Chers lecteurs, sortez vos calculettes, vos lunettes de soleil – pour cacher les larmes – et un drapeau libanais miniature, parce qu’aujourd’hui, on va parler d’un feuilleton qui mêle cèdres, dollars et une bonne dose d’absurde. Selon la presse libanaise, toujours aussi douée pour flairer les complots entre deux pannes de courant, les États-Unis auraient décidé de mettre leur grain de sel – et leurs billets verts – dans le choix du prochain gouverneur de la Banque du Liban (BDL). Oui, mais attention, il y a un twist : on a enfin un président au Liban, et en théorie, c’est lui qui devrait nommer le patron de la BDL. Sauf que, surprise, il a l’air de jouer les coursiers pour Washington plutôt que le grand défenseur de la souveraineté nationale. On dirait un livreur Uber Eats qui apporte une commande made in USA, avec un petit sourire gêné en disant : « C’est pas moi qui ai choisi le menu, hein. »
Pour comprendre cette farce financière, remontons un peu le fil, parce que l’histoire du Liban, c’est un peu comme un mauvais sitcom : les personnages changent, mais les blagues restent les mêmes. Pendant trente ans, de 1993 à 2023, Riad Salamé a tenu les rênes de la BDL comme un chef d’orchestre jouant du violon sur un Titanic déjà à moitié coulé. Les Américains l’adoraient, et pour cause : il était leur rempart contre le Hezbollah, bloquant l’accès du parti chiite au système bancaire avec une créativité digne d’un scénariste de Hollywood. En échange ? Quelques petits cadeaux illégaux, bien sûr – rien de tel qu’un compte offshore ou une villa à Paris pour motiver les troupes. Résultat : le pays a fini ruiné, mais Riad, lui, a pu s’acheter assez de costards pour ouvrir une boutique Armani.

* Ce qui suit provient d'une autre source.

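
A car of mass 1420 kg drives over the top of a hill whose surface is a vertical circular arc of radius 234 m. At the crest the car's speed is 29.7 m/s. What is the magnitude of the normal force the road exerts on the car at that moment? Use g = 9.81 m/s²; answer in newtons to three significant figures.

8580 N

At the crest the centripetal acceleration points downward (toward the centre of the arc), so mg − N = mv²/r.
N = m(g − v²/r) = 1420 × (9.81 − (29.7)²/234) = 1420 × (9.81 − 3.770) = 1420 × 6.040 = 8577 N.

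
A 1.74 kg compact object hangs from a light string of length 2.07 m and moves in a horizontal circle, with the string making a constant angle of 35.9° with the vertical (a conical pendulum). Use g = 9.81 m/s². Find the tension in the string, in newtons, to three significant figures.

Vertically the bob has no acceleration, so T cosθ = mg.
T = mg/cosθ = 1.74 × 9.81 / cos 35.9° = 17.07/0.8100 = 21.07 N.

21.1 N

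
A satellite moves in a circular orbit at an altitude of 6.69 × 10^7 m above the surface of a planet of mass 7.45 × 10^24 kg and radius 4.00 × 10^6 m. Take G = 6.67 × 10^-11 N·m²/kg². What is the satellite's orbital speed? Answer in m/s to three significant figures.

2650 m/s

Orbital radius r = R + h = 4.00 × 10^6 + 6.69 × 10^7 = 7.090 × 10^7 m.
Gravity supplies the centripetal force: G M m / r² = m v² / r, so v = √(GM/r).
v = √(6.67 × 10^-11 × 7.45 × 10^24 / 7.090 × 10^7) = √(7.009 × 10^6) = 2647 m/s.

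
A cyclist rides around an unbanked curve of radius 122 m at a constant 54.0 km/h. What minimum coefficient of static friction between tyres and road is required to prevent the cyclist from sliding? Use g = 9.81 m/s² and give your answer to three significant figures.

0.188

v = 54.0/3.6 = 15.00 m/s.
Friction provides the centripetal force: μ_s m g = m v²/r, so μ_s = v²/(g r) = (15.00)²/(9.81 × 122) = 225.0/1197 = 0.1880.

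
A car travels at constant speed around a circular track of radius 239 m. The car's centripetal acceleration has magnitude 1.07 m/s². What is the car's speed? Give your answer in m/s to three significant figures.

16.0 m/s

a_c = v²/r ⇒ v = √(a_c · r) = √(1.07 × 239) = √255.7 = 15.99 m/s.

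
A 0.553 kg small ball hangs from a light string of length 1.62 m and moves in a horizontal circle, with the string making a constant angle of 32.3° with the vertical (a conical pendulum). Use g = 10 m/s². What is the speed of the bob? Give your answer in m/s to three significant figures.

The radius of the circle is r = L sinθ = 1.62 × sin 32.3° = 0.8657 m.
Horizontally T sinθ = mv²/r and vertically T cosθ = mg, so tanθ = v²/(rg).
v = √(r g tanθ) = √(0.8657 × 10.0 × 0.6322) = √5.472 = 2.339 m/s.

2.34 m/s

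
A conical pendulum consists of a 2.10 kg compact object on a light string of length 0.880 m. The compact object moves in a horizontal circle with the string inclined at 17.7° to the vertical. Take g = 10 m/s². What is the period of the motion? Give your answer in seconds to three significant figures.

r = L sinθ = 0.2675 m. From T sinθ = mω²r and T cosθ = mg: tanθ = ω²r/g, so ω² = g tanθ / r = g/(L cosθ).
ω = √(g/(L cosθ)) = √(10.0/(0.880 × 0.9527)) = √11.93 = 3.454 rad/s.
Period = 2π/ω = 1.819 s.

1.82 s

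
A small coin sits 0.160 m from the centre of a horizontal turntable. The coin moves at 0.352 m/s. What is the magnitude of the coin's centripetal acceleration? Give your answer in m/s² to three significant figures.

a_c = v²/r = (0.3520)²/0.160 = 0.1239/0.160 = 0.7744 m/s².

0.774 m/s²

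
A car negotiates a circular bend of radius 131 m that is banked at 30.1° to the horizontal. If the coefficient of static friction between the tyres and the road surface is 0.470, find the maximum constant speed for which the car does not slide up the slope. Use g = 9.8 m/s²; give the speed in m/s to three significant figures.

At the maximum speed, friction acts down the slope at its limiting value f = μN. Radially (horizontal, toward centre): N sinθ + μN cosθ = mv²/r. Vertically: N cosθ − μN sinθ = mg.
Dividing: v² = r g (sinθ + μcosθ)/(cosθ − μsinθ).
sinθ + μcosθ = 0.5015 + 0.470×0.8652 = 0.9081; cosθ − μsinθ = 0.8652 − 0.470×0.5015 = 0.6294.
v² = 131 × 9.8 × 0.9081/0.6294 = 1852 m²/s², so v = 43.04 m/s.

43.0 m/s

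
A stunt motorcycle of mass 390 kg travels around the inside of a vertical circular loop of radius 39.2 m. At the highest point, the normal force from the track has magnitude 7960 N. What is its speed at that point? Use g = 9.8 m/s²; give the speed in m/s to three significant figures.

34.4 m/s

At the top, N + mg = mv²/r, so v = √(r(N/m + g)) = √(39.2 × (7960/390 + 9.8)) = √(39.2 × 30.21) = √1184 = 34.41 m/s.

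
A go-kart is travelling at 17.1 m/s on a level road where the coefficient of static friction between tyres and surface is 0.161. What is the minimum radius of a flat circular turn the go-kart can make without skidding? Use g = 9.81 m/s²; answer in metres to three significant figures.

185 m

At the limit, μ_s m g = m v²/r, so r_min = v²/(μ_s g) = (17.1)²/(0.161 × 9.81) = 292.4/1.579 = 185.1 m.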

Riad Salamé : le banquier qui transformait l’or en papier toilette
Riad, c’était l’homme providentiel. Après la guerre civile, il stabilise la livre libanaise, l’arrime au dollar comme un bateau à une bouée percée, et tout le monde applaudit. Les magazines financiers lui décernent des prix – « meilleur gouverneur », rien que ça –, pendant que les Libanais de la diaspora envoient leurs économies et que les banquiers locaux se frottent les mains devant des taux d’intérêt à faire pâlir un casino de Las Vegas. Sauf qu’en 2019, le décor s’effondre. La livre plonge à 98 % de sa valeur, les déposants découvrent que leur argent est devenu un souvenir, et le Liban entre dans une crise que la Banque mondiale appelle « la pire depuis 1850 ». Pendant ce temps, Riad jurait qu’il n’y était pour rien, pointant du doigt les politiciens – ces mêmes politiciens qui, grâce à lui, avaient transféré 9 milliards de dollars à l’étranger juste avant le crash. Timing impeccable, non ?

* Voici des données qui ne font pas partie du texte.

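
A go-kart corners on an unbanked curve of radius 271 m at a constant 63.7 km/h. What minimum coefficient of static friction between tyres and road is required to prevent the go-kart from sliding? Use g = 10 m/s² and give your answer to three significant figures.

0.116

v = 63.7/3.6 = 17.69 m/s.
Friction provides the centripetal force: μ_s m g = m v²/r, so μ_s = v²/(g r) = (17.69)²/(10.0 × 271) = 313.1/2710 = 0.1155.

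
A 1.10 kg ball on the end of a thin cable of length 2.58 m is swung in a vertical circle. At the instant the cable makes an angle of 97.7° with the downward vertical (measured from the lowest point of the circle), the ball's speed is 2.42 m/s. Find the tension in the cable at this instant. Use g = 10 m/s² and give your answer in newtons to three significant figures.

Take the radial direction toward the centre of the circle as positive. The component of the weight along the string toward the centre is −mg cos φ (φ measured from the bottom), so Newton's second law along the string gives T − mg cos φ = m v²/r.
cos 97.7° = -0.1340, so T = m(v²/r + g cos φ) = 1.10 × ((2.42)²/2.58 + 10.0 × -0.1340) = 1.10 × (2.270 + (-1.340)) = 1.10 × 0.9301 = 1.023 N.

1.02 N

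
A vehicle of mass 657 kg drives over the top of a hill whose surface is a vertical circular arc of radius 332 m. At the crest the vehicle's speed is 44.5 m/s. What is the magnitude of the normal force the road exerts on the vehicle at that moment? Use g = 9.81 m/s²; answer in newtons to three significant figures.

2530 N

At the crest the centripetal acceleration points downward (toward the centre of the arc), so mg − N = mv²/r.
N = m(g − v²/r) = 657 × (9.81 − (44.5)²/332) = 657 × (9.81 − 5.965) = 657 × 3.845 = 2526 N.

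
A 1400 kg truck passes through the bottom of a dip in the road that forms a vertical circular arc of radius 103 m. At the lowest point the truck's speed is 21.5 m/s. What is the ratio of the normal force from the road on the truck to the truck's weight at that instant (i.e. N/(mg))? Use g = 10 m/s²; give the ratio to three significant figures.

At the bottom, N − mg = mv²/r, so N = m(v²/r + g) and N/(mg) = v²/(rg) + 1 = (21.5)²/(103 × 10.0) + 1 = 0.4488 + 1 = 1.449.

1.45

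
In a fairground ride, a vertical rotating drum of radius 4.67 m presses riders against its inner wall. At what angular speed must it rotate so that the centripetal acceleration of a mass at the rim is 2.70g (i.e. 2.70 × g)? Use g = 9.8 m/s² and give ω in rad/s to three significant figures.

2.38 rad/s

Centripetal acceleration a_c = ω²r. Setting ω²r = 2.70g:
ω = √(2.70g / r) = √(2.70 × 9.8 / 4.67) = √5.666 = 2.380 rad/s.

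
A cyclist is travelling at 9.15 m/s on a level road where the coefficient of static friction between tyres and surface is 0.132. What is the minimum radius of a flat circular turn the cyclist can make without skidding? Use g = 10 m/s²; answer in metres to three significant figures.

At the limit, μ_s m g = m v²/r, so r_min = v²/(μ_s g) = (9.15)²/(0.132 × 10.0) = 83.72/1.320 = 63.43 m.

63.4 m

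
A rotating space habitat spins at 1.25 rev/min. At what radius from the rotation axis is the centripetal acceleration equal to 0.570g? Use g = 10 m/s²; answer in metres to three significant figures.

ω = 1.25 rev/min × 2π/60 = 0.1309 rad/s.
a_c = ω²r = 0.570g ⇒ r = 0.570 × 10.0 / (0.1309)² = 5.700/0.01713 = 332.7 m.

333 m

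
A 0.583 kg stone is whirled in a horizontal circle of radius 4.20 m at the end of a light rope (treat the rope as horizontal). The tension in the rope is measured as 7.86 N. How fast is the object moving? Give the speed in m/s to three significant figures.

7.52 m/s

T = m v²/r ⇒ v = √(T r / m) = √(7.86 × 4.20 / 0.583) = √56.62 = 7.525 m/s.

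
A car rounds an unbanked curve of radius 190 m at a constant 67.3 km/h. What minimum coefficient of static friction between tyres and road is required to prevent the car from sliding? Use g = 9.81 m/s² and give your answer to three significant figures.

v = 67.3/3.6 = 18.69 m/s.
Friction provides the centripetal force: μ_s m g = m v²/r, so μ_s = v²/(g r) = (18.69)²/(9.81 × 190) = 349.5/1864 = 0.1875.

0.188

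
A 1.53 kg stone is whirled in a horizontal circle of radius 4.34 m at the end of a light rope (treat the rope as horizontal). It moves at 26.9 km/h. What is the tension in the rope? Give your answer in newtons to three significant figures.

19.7 N

v = 26.9 km/h = 26.9/3.6 = 7.472 m/s.
The tension is the only horizontal force, so it supplies the full centripetal force: T = m v²/r = 1.53 × (7.472)²/4.34 = 1.53 × 55.83/4.34 = 19.68 N.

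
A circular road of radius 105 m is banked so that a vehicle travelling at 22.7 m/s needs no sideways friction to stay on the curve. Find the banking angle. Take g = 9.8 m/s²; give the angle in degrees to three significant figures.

26.6°

With no friction, the horizontal component of the normal force provides the centripetal force: N sinθ = mv²/r, while N cosθ = mg vertically.
Dividing: tanθ = v²/(r g) = (22.7)²/(105 × 9.8) = 515.3/1029 = 0.5008.
θ = arctan(0.5008) = 26.60°.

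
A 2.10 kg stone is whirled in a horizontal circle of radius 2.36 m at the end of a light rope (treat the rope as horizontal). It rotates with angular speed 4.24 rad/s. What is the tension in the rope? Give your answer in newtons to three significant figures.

89.1 N

v = ωr = 4.24 × 2.36 = 10.01 m/s.
The tension is the only horizontal force, so it supplies the full centripetal force: T = m v²/r = 2.10 × (10.01)²/2.36 = 2.10 × 100.1/2.36 = 89.10 N.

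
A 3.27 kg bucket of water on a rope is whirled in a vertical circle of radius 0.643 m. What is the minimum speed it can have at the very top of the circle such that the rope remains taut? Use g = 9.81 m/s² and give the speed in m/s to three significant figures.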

Et lui, dans tout ça ? Il se construisait un petit empire. Les estimations parlent de 2 milliards de dollars de patrimoine, avec des appartements à Paris, des bureaux sur les Champs-Élysées et des comptes au Luxembourg. « Héritages familiaux », disait-il, avec l’air candide d’un type qui jure qu’il n’a pas mangé le dernier baklava. La justice internationale – suisse, française, allemande – a fini par s’intéresser à lui, et même le Liban a tenté de le coincer, entre deux coupures d’électricité. En septembre 2024, il est arrêté à Beyrouth pour des soupçons de détournement de 40 millions de dollars. Une petite prime de départ, quoi.
Les USA : « Riad, c’était bien, mais on a un nouveau scénario »
Les États-Unis, eux, ont soutenu Riad tant qu’il servait leurs intérêts. Anti-Hezbollah, pro-dollar, il était parfait. Mais quand le système s’est écroulé, ils ont lâché leur poulain plus vite qu’un joueur de poker abandonne une mauvaise main. Sanctions en août 2023, accusations de corruption, et hop, Riad devient persona non grata. Depuis, le poste de gouverneur est occupé par un intérimaire, Wassim Mansouri, qui fait de son mieux pour ne pas couler le radeau pendant que tout le monde cherche un capitaine.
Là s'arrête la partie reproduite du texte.